Son zamanların en ağır
yüzleşmeleriyle karşı karşıyayız. İç dışa
çevrildik. Gizlediğimiz ne varsa
kendimiz (kendiliğimizden) büyük bir aceleyle açtık ve saçtık. Hiçbir şey
görüldüğü gibi değilmiş ve yıllarca -MIŞ gibi yapmışız. İyi oynamışız. Her sabah, her akşam aynada gördüğümüz yüzlerimizi yıllar sonra ilk defa
fark ettik. LÜTFEN KENDİMİZ OLALIM. Yıllarca başkalarına yabancı olduk, bir de kendimize yabancı olmayalım.
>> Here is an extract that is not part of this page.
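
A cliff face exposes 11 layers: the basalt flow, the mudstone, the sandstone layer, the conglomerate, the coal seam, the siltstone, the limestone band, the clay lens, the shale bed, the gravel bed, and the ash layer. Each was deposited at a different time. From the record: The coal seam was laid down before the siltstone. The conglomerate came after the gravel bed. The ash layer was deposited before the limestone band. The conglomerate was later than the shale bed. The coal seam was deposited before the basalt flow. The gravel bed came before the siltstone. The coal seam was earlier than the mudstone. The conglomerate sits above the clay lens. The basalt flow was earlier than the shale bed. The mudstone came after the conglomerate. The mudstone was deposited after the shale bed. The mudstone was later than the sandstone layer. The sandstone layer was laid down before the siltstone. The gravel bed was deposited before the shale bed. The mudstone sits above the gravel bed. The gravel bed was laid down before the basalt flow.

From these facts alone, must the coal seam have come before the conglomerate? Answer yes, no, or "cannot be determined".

yes

Chain the constraints: the coal seam → the basalt flow → the shale bed → the conglomerate. Each link is directly stated, so the coal seam comes before the conglomerate.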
Verilmeyen fetvalar, yapılmayan yorumlar ve sessiz
kalışlar da aslında bir
çeşit ONAYDIR. Meşrulaştırmadır. Toplum
konular hakkında bilgi sahibi olanlardan belirli
bir süre bir ses bekliyor. Yorum bekliyor
lakin aradığı bilgilendirme gelmediği zaman önüne sunulanları ve kendisine
dayatılanları olağan kabul ediyor. Örneğin televizyonların saçma sapan
programları hakkında ne Diyanetten ne de gayriresmi
Diyanetlerden(!) bir iki laf duyamıyoruz. Bunun gibi sosyal hayatın içine girmiş veya girmek için taciz karene
saldıran hiçbir davranış için kimse gıkını çıkarmıyor. Üzücü ama SESSİZ KALIŞLARIYLA PAÇOZLAŞMAYI MEŞRULAŞTIRMIŞ
OLUYORLAR. Sukut ikrardandır kaidesiyle toplumun da bu tacizleri normal
kabul etmesini uzaktan izliyorlar. Sonra da günah çıkartma babından ‘kötü
gidişatı’ ansızın belirmiş vebalara,
veremlere benzetiyorlar. Ya da …..son bir ihtimal söyleyecek bir şeyleri
yok.
Öz-çekimlerden
öz-eleştiriye vakit kalırsa kaldığımız yerden devam edeceğiz.